Sure enough, I am 90% accurate when I go back and find no asterisk but plenty of previously-published works near the poet’s name. The poems I often like best? Often they are starred. Asterisked as new blood. Earning their way into the august heat via hard work and ingenuity with the pen (or keyboard, Brave New World-style).

It gives one hope, something every poet, new and old, carries in his satchel like Perseus’s mirror. The Medusas of Rejection are many, after all.

Why Do You Write? Seven Reasons


It was good to receive the holiday Poets & Writers “Inspiration Issue,” which includes inspiring interviews with seven established poets, none of whom look anything like me (instead, I sadly look like the Powers-That-Be I loathe in Washington Swamp. C., making me feel like an Ugly Duckling on the Good Pond Poetry, one who can only evolve in one way—talent).

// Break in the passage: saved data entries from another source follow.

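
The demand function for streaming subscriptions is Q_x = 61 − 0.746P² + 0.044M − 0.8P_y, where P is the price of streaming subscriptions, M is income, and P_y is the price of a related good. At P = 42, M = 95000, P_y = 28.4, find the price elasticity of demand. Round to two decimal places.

-0.91

Q_x = 61 − 0.746(42)² + 0.044(95000) − 0.8(28.4) = 61 − 1315.944 + 4180 − 22.72 = 2902.336.
∂Q_x/∂P = −2·0.746·P = -62.664, so E_p = -62.664·(42/2902.336) ≈ -0.91.
|E_p| < 1: demand is inelastic.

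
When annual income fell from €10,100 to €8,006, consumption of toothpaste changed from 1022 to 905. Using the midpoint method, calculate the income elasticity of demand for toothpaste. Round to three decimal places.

0.525

%ΔQ = (905 − 1022)/[(1022+905)/2] = -117/963.5 ≈ -0.1214.
%ΔM = (8,006 − 10,100)/[(10,100+8,006)/2] = -2094/9053 ≈ -0.2313.
E_I = %ΔQ/%ΔM ≈ 0.525.
E_I ∈ (0,1): normal good (necessity).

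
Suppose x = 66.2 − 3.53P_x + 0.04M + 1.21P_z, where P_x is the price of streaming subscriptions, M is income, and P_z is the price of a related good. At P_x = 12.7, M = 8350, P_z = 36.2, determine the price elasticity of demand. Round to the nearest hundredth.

First evaluate x: 66.2 − 3.53(12.7) + 0.04(8350) + 1.21(36.2) = 66.2 − 44.831 + 334 + 43.802 = 399.171.
∂x/∂P_x = −3.53, so E_p = (−3.53)·(12.7/399.171) ≈ -0.11.
|E_p| < 1: demand is inelastic.

-0.11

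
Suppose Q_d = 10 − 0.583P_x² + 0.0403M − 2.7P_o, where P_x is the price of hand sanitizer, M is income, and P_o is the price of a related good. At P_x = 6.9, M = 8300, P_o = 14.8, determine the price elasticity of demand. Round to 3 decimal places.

-0.201

First evaluate Q_d: 10 − 0.583(6.9)² + 0.0403(8300) − 2.7(14.8) = 10 − 27.7566 + 334.49 − 39.96 = 276.7734.
∂Q_d/∂P_x = −2·0.583·P_x = -8.0454, so E_p = -8.0454·(6.9/276.7734) ≈ -0.201.
|E_p| < 1: demand is inelastic.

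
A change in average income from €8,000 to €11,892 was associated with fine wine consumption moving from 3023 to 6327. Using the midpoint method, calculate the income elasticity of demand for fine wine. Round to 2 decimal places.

1.81

%ΔQ = (6327 − 3023)/[(3023+6327)/2] = 3304/4675 ≈ 0.7067.
%ΔI = (11,892 − 8,000)/[(8,000+11,892)/2] = 3892/9946 ≈ 0.3913.
E_I = %ΔQ/%ΔI ≈ 1.81.
E_I > 1: normal good (luxury).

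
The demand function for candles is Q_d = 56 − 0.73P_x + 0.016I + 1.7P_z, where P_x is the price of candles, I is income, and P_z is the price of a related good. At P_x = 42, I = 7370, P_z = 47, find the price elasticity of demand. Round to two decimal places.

Q_d = 56 − 0.73(42) + 0.016(7370) + 1.7(47) = 56 − 30.66 + 117.92 + 79.9 = 223.16.
∂Q_d/∂P_x = −0.73, so E_p = (−0.73)·(42/223.16) ≈ -0.14.
|E_p| < 1: demand is inelastic.

-0.14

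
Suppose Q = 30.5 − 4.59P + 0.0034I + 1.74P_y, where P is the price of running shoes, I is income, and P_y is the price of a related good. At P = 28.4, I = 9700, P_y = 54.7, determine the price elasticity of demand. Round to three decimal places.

-4.606

At the given point, Q = 30.5 − 4.59(28.4) + 0.0034(9700) + 1.74(54.7) = 30.5 − 130.356 + 32.98 + 95.178 = 28.302.
∂Q/∂P = −4.59, so E_p = (−4.59)·(28.4/28.302) ≈ -4.606.
|E_p| > 1: demand is elastic.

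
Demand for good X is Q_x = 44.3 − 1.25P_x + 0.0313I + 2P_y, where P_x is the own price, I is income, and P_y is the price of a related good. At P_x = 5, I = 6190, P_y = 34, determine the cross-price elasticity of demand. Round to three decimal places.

Q_x = 44.3 − 1.25(5) + 0.0313(6190) + 2(34) = 44.3 − 6.25 + 193.747 + 68 = 299.797.
∂Q_x/∂P_y = +2, so E_xy = 2·(34/299.797) ≈ 0.227.
E_xy > 0: the goods are substitutes.

0.227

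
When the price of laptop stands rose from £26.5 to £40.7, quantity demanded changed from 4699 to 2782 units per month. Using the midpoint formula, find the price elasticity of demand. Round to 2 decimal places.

%ΔQ = (2782 − 4699)/[(4699 + 2782)/2] = -1917/3740.5 ≈ -0.5125.
%Δp = (40.7 − 26.5)/[(26.5 + 40.7)/2] = 14.2/33.6 ≈ 0.4226.
Arc elasticity E = %ΔQ/%Δp ≈ -0.5125/0.4226 ≈ -1.21.
|E| > 1: demand is elastic over this range.

-1.21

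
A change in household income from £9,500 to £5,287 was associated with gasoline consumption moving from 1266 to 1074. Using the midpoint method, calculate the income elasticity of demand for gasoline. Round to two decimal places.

%ΔQ = (1074 − 1266)/[(1266+1074)/2] = -192/1170 ≈ -0.1641.
%ΔI = (5,287 − 9,500)/[(9,500+5,287)/2] = -4213/7393.5 ≈ -0.5698.
E_I = %ΔQ/%ΔI ≈ 0.29.
E_I ∈ (0,1): normal good (necessity).

0.29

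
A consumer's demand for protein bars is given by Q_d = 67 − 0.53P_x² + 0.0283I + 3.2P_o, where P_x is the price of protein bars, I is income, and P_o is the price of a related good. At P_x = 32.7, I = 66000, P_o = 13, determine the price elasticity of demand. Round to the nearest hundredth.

First evaluate Q_d: 67 − 0.53(32.7)² + 0.0283(66000) + 3.2(13) = 67 − 566.7237 + 1867.8 + 41.6 = 1409.6763.
∂Q_d/∂P_x = −2·0.53·P_x = -34.662, so E_p = -34.662·(32.7/1409.6763) ≈ -0.80.
|E_p| < 1: demand is inelastic.

-0.80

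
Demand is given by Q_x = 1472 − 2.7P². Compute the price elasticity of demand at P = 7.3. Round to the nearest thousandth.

-0.217

At P = 7.3, Q_x = 1328.117.
dQ_x/dP = −2·2.7·P = −39.42.
Point elasticity E = (dQ_x/dP)·(P/Q_x) = -39.42 × 7.3/1328.117 ≈ -0.217.
|E| < 1, so demand is inelastic at this price.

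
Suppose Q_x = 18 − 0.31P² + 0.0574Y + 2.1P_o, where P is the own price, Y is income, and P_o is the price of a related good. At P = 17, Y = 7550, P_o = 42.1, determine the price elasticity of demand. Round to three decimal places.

-0.398

At the given point, Q_x = 18 − 0.31(17)² + 0.0574(7550) + 2.1(42.1) = 18 − 89.59 + 433.37 + 88.41 = 450.19.
∂Q_x/∂P = −2·0.31·P = -10.54, so E_p = -10.54·(17/450.19) ≈ -0.398.
|E_p| < 1: demand is inelastic.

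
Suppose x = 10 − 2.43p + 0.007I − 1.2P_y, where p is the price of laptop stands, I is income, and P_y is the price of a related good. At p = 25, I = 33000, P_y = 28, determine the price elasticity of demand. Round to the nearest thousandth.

x = 10 − 2.43(25) + 0.007(33000) − 1.2(28) = 10 − 60.75 + 231 − 33.6 = 146.65.
∂x/∂p = −2.43, so E_p = (−2.43)·(25/146.65) ≈ -0.414.
|E_p| < 1: demand is inelastic.

-0.414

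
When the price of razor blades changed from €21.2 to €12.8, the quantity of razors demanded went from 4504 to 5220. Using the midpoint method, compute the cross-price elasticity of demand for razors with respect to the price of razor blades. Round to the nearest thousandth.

-0.298

%ΔQ_x = (5220 − 4504)/[(4504+5220)/2] = 716/4862 ≈ 0.1473.
%ΔP_y = (12.8 − 21.2)/[(21.2+12.8)/2] ≈ -0.4941.
E_xy = 0.1473/-0.4941 ≈ -0.298.
E_xy < 0, so razors and razor blades are complements.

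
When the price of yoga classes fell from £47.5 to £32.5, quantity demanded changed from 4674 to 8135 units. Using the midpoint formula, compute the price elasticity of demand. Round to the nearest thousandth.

%ΔQ = (8135 − 4674)/[(4674 + 8135)/2] = 3461/6404.5 ≈ 0.5404.
%Δp = (32.5 − 47.5)/[(47.5 + 32.5)/2] = -15/40 ≈ -0.3750.
Arc elasticity E = %ΔQ/%Δp ≈ 0.5404/-0.3750 ≈ -1.441.
|E| > 1: demand is elastic over this range.

-1.441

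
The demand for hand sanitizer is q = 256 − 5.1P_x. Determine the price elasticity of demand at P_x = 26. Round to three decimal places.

At P_x = 26, q = 123.4.
dq/dP_x = −5.1.
Point elasticity E = (dq/dP_x)·(P_x/q) = -5.1 × 26/123.4 ≈ -1.075.
|E| > 1, so demand is elastic at this price.

-1.075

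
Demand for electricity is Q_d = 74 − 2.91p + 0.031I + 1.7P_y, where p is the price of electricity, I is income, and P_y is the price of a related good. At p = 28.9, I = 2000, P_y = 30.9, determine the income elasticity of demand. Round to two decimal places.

0.59

First evaluate Q_d: 74 − 2.91(28.9) + 0.031(2000) + 1.7(30.9) = 74 − 84.099 + 62 + 52.53 = 104.431.
∂Q_d/∂I = +0.031, so E_I = 0.031·(2000/104.431) ≈ 0.59.
E_I ∈ (0,1): normal good (necessity).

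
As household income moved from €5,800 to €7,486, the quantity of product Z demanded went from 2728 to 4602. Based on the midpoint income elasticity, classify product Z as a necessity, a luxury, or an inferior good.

luxury

%ΔQ = (4602 − 2728)/[(2728+4602)/2] = 1874/3665 ≈ 0.5113.
%ΔM = (7,486 − 5,800)/[(5,800+7,486)/2] = 1686/6643 ≈ 0.2538.
E_I = %ΔQ/%ΔM ≈ 2.015.
E_I > 1: normal good (luxury).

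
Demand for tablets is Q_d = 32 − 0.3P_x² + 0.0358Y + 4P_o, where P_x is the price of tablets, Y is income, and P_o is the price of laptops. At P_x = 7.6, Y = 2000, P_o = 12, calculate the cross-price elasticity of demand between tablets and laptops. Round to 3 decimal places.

0.357

At the given point, Q_d = 32 − 0.3(7.6)² + 0.0358(2000) + 4(12) = 32 − 17.328 + 71.6 + 48 = 134.272.
∂Q_d/∂P_o = +4, so E_xy = 4·(12/134.272) ≈ 0.357.
E_xy > 0: the goods are substitutes.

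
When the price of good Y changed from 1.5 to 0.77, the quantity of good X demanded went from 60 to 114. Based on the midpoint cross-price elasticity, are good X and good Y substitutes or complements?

complements

%ΔQ_x = (114 − 60)/[(60+114)/2] = 54/87 ≈ 0.6207.
%ΔP_y = (0.77 − 1.5)/[(1.5+0.77)/2] ≈ -0.6432.
E_xy = 0.6207/-0.6432 ≈ -0.965.
E_xy < 0, so the goods are complements.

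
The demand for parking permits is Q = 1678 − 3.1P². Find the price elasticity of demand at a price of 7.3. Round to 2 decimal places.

-0.22

At P = 7.3, Q = 1512.801.
dQ/dP = −2·3.1·P = −45.26.
Point elasticity E = (dQ/dP)·(P/Q) = -45.26 × 7.3/1512.801 ≈ -0.22.
|E| < 1, so demand is inelastic at this price.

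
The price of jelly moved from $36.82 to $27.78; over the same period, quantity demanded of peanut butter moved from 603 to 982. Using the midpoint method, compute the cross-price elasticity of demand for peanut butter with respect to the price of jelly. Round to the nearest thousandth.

-1.709

%ΔQ_x = (982 − 603)/[(603+982)/2] = 379/792.5 ≈ 0.4782.
%ΔP_y = (27.78 − 36.82)/[(36.82+27.78)/2] ≈ -0.2799.
E_xy = 0.4782/-0.2799 ≈ -1.709.
E_xy < 0, so peanut butter and jelly are complements.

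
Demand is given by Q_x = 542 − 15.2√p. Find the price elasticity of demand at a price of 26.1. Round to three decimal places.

At p = 26.1, Q_x = 464.346.
dQ_x/dp = −15.2/(2√p) = −15.2/(2·5.1088).
Point elasticity E = (dQ_x/dp)·(p/Q_x) = -1.4876 × 26.1/464.346 ≈ -0.084.
|E| < 1, so demand is inelastic at this price.

-0.084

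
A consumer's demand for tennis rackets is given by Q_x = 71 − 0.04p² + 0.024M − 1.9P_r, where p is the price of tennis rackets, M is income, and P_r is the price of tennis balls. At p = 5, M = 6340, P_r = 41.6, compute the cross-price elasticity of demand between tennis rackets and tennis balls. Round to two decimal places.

-0.55

First evaluate Q_x: 71 − 0.04(5)² + 0.024(6340) − 1.9(41.6) = 71 − 1 + 152.16 − 79.04 = 143.12.
∂Q_x/∂P_r = −1.9, so E_xy = -1.9·(41.6/143.12) ≈ -0.55.
E_xy < 0: the goods are complements.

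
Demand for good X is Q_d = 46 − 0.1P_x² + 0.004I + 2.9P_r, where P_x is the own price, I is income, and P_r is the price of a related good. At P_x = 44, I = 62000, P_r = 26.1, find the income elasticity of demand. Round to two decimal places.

1.41

Q_d = 46 − 0.1(44)² + 0.004(62000) + 2.9(26.1) = 46 − 193.6 + 248 + 75.69 = 176.09.
∂Q_d/∂I = +0.004, so E_I = 0.004·(62000/176.09) ≈ 1.41.
E_I > 1: normal good (luxury).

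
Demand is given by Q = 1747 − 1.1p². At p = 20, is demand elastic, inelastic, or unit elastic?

inelastic

At p = 20, Q = 1307.
dQ/dp = −2·1.1·p = −44.
Point elasticity E = (dQ/dp)·(p/Q) = -44 × 20/1307 ≈ -0.673.
|E| ≈ 0.673 < 1, so demand is inelastic.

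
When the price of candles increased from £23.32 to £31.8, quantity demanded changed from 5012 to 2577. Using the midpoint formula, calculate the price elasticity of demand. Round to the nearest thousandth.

-2.086

%Δq = (2577 − 5012)/[(5012 + 2577)/2] = -2435/3794.5 ≈ -0.6417.
%ΔP = (31.8 − 23.32)/[(23.32 + 31.8)/2] = 8.48/27.56 ≈ 0.3077.
Arc elasticity E = %Δq/%ΔP ≈ -0.6417/0.3077 ≈ -2.086.
|E| > 1: demand is elastic over this range.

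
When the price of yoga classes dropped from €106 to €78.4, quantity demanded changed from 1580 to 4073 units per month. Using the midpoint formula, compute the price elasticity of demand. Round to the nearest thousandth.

%Δq = (4073 − 1580)/[(1580 + 4073)/2] = 2493/2826.5 ≈ 0.8820.
%ΔP = (78.4 − 106)/[(106 + 78.4)/2] = -27.6/92.2 ≈ -0.2993.
Arc elasticity E = %Δq/%ΔP ≈ 0.8820/-0.2993 ≈ -2.946.
|E| > 1: demand is elastic over this range.

-2.946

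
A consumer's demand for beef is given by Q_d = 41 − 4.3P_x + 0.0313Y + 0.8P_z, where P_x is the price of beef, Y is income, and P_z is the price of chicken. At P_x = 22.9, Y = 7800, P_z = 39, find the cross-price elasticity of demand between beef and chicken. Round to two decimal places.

Substituting, Q_d = 41 − 4.3(22.9) + 0.0313(7800) + 0.8(39) = 41 − 98.47 + 244.14 + 31.2 = 217.87.
∂Q_d/∂P_z = +0.8, so E_xy = 0.8·(39/217.87) ≈ 0.14.
E_xy > 0: the goods are substitutes.

0.14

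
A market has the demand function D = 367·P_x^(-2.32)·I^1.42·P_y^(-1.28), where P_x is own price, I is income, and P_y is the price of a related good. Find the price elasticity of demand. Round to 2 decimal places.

For a Cobb–Douglas (constant-elasticity) form D = A·P_x^α·…, the elasticity with respect to P_x equals the exponent α at every point.
Here the exponent on P_x is -2.32, so the price elasticity of demand is -2.32.

-2.32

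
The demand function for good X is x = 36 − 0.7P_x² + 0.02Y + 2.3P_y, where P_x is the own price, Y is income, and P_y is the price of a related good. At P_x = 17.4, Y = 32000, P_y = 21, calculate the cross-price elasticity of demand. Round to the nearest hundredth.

0.09

Evaluating quantity at (P_x, Y, P_y) gives x = 36 − 0.7(17.4)² + 0.02(32000) + 2.3(21) = 36 − 211.932 + 640 + 48.3 = 512.368.
∂x/∂P_y = +2.3, so E_xy = 2.3·(21/512.368) ≈ 0.09.
E_xy > 0: the goods are substitutes.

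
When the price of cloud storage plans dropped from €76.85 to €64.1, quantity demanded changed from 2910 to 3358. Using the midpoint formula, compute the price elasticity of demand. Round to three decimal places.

-0.790

%ΔQ = (3358 − 2910)/[(2910 + 3358)/2] = 448/3134 ≈ 0.1429.
%ΔP = (64.1 − 76.85)/[(76.85 + 64.1)/2] = -12.75/70.475 ≈ -0.1809.
Arc elasticity E = %ΔQ/%ΔP ≈ 0.1429/-0.1809 ≈ -0.790.
|E| < 1: demand is inelastic over this range.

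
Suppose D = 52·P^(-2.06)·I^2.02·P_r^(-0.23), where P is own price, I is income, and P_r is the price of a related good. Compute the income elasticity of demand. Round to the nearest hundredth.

2.02

For a Cobb–Douglas (constant-elasticity) form D = A·I^α·…, the elasticity with respect to I equals the exponent α at every point.
Here the exponent on I is 2.02, so the income elasticity of demand is 2.02.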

Although there are many cool questions with cooler-still answers in these interviews, I’ll give you a sampling by sharing responses to the eternal question: “Why do you write?”

Sally Wen Mao: “I write in order to live; to be sane in this world; to expand my own ideas of what’s possible; for the girl inside me who did not believe she was valuable; for the woman inside me who trivializes her own pain; for all the living people, especially women of color, who feel the same way; to rail against silence and erasure; to center my own narrative; to recover history; to imagine a future; to record and witness the present; to tell the truth.”

Editor’s Note: This reminds me of essay tests I took in U.S. History senior year. When I wasn’t quite sure which answer was best, I put some semicolons to work and gave them all! Still, I’m pretty sure Sally’s answer speaks for many in today’s swampy climate (allusion to Washington Swamp C. and its head crocodile here).

Hanif Abdurraqib: (Hanif did not answer this specific question, so I’ll share his answer to “Who do you turn to when you feel like you’re losing faith?“): “I’m finding faith in writers who at least attempt to engage with a complicated honesty. I’m into writers who ask and answer with confidence, fully understanding that none of us really know shit.”

Editor’s Note: I love that answer, because Hanif fully understands what none of us fully understands. That can’t be said of some of the self-important writers out there, now can it?

Morgan Parker: “To explain myself.”

Editor’s Note: Boy, would E. B. White and his teacher, Mr. Strunk, love this succinct answer! Well done, Morgan!

Esmé Weijun Wang: “It’s the best way I’ve found to interpret the bewildering world.”

Editor’s Note: “Second place in the succinct sweepstakes!”

Ross Gay: “I write because I have questions; because I love books; I love the human voice; others have been so kind as to have written things I have been moved by and feel compelled to talk with; I like to talk with; I like to move; it is so fun; semicolons; the mysteries.”

Editor’s Note: Ross appears to be in on Semicolon Humor (it was once an ice cream franchise, no?). He’s also in on something I read about somewhere, but forget where: All writing is a dialogue with all writings that came before it. It’s as if we’re all at a big table with the masters, jockeying for seats near our favorites (I’m between Twain and Tolstoy), politely saying, “Pass the Plato of potatoes, please.”

Yiyun Li: “I would feel awfully lonely if I stopped.”

Editor’s Note: This sentiment makes sense when you receive occasional acceptances in your inbox. For the forever-rejected writers, however, their loneliness lives on, even as they continue to write. (As Head Swamp Crocodile once tweeted: “Sad!”)

Chigozie Obioma: “I write to redeem myself from the intrinsic pain that comes from trying to unravel the mystery of existence and, by doing so, to help others unpack theirs.”

Editor’s Note: I never considered that the mysteries of existence might be something in my Samsonite between socks and underwear, but it’s a rather cool image! Be careful with that luggage, kind sir!

And so, gentle reader, in seven semicolons or less, why do you write?